Ingredients
- 3 cups rolled oats (375 g)
- 1/2 cup unsweetened coconut flakes (25 g)
- 1/2 cup slivered almonds (50 g)
- 1/2 cup walnuts or pecans, coarsely chopped (50 g)
- 1/3 cup pumpkin seeds (50 g)
- 1/4 cup toasted sesame seeds (35 g)
- 1/2 teaspoon sea salt
- 1 teaspoon ground cinnamon
- 4 tablespoons extra virgin coconut oil
- 3 tablespoons honey
- 3 tablespoons pure maple syrup
- 1/8 teaspoon pure vanilla powder
- 1/2 cup dried cranberries, roughly chopped (50 g)
Instructions
- Preheat oven to 325°F / 160°C and line a baking tray with parchment paper.
- Mix the oats, coconut, nuts, seeds, salt, and cinnamon together in a large bowl.
- In a small saucepan over medium low heat, warm the coconut oil, honey, maple syrup and vanilla powder and pour over the dry ingredients; mix well until combined.
- Spread the mixture evenly onto the lined baking sheet and bake for 15 to 20 minutes until it starts to turn golden, be sure to give it a little stir near the halfway point.

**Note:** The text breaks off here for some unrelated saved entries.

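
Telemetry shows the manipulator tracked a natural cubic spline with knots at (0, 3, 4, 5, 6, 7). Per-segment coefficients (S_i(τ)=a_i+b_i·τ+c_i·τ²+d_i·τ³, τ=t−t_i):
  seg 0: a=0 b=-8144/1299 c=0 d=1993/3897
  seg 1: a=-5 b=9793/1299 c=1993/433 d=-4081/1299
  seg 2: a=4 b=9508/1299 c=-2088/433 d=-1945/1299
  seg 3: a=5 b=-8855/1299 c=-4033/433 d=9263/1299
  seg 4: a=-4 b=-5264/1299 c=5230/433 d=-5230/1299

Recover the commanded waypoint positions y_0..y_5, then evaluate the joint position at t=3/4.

y_0 = S_0(0) = a_0 = 0
y_1 = S_1(0) = a_1 = -5
y_2 = S_2(0) = a_2 = 4
y_3 = S_3(0) = a_3 = 5
y_4 = S_4(0) = a_4 = -4
y_5 = S_4(1) = 0
t_q=3/4 is in segment 0 (τ=3/4); S_0(τ)=-124325/27712

y_0=0 y_1=-5 y_2=4 y_3=5 y_4=-4 y_5=0
S(3/4) = -124325/27712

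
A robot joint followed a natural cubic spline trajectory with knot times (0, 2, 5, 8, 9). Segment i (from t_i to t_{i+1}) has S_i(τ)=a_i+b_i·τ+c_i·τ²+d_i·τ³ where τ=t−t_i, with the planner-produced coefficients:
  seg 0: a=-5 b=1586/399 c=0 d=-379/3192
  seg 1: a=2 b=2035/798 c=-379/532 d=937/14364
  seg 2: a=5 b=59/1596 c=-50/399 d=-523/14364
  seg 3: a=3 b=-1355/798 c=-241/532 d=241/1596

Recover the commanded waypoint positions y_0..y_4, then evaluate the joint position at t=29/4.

y_0 = S_0(0) = a_0 = -5
y_1 = S_1(0) = a_1 = 2
y_2 = S_2(0) = a_2 = 5
y_3 = S_3(0) = a_3 = 3
y_4 = S_3(1) = 1
t_q=29/4 is in segment 2 (τ=9/4); S_2(τ)=7229/1792

y_0=-5 y_1=2 y_2=5 y_3=3 y_4=1
S(29/4) = 7229/1792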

Remove from the oven and set aside to cool in the tray.
- Stir in the chopped cranberries and let the granola fully cool in the tray before serving or stowing away. To serve, create a delicious breakfast parfait (described below) or combine with nut/seed milk and whatever fresh fruit is in season. Enjoy!
Notes
- Feel free to play around with the amount of spice, and substitute whatever nuts you prefer – I tend to just use whatever is in the cupboard at the time.
- Granola can be stored in an airtight container for 2-3 weeks. But I guarantee it won't last that long! :)
- This breakfast parfait with bananas and berries also makes a perfect grab-and-go option! Just layer the ingredients in a jar the night before, pop a lid on, and you’ve got a delicious, portable breakfast ready for your morning rush.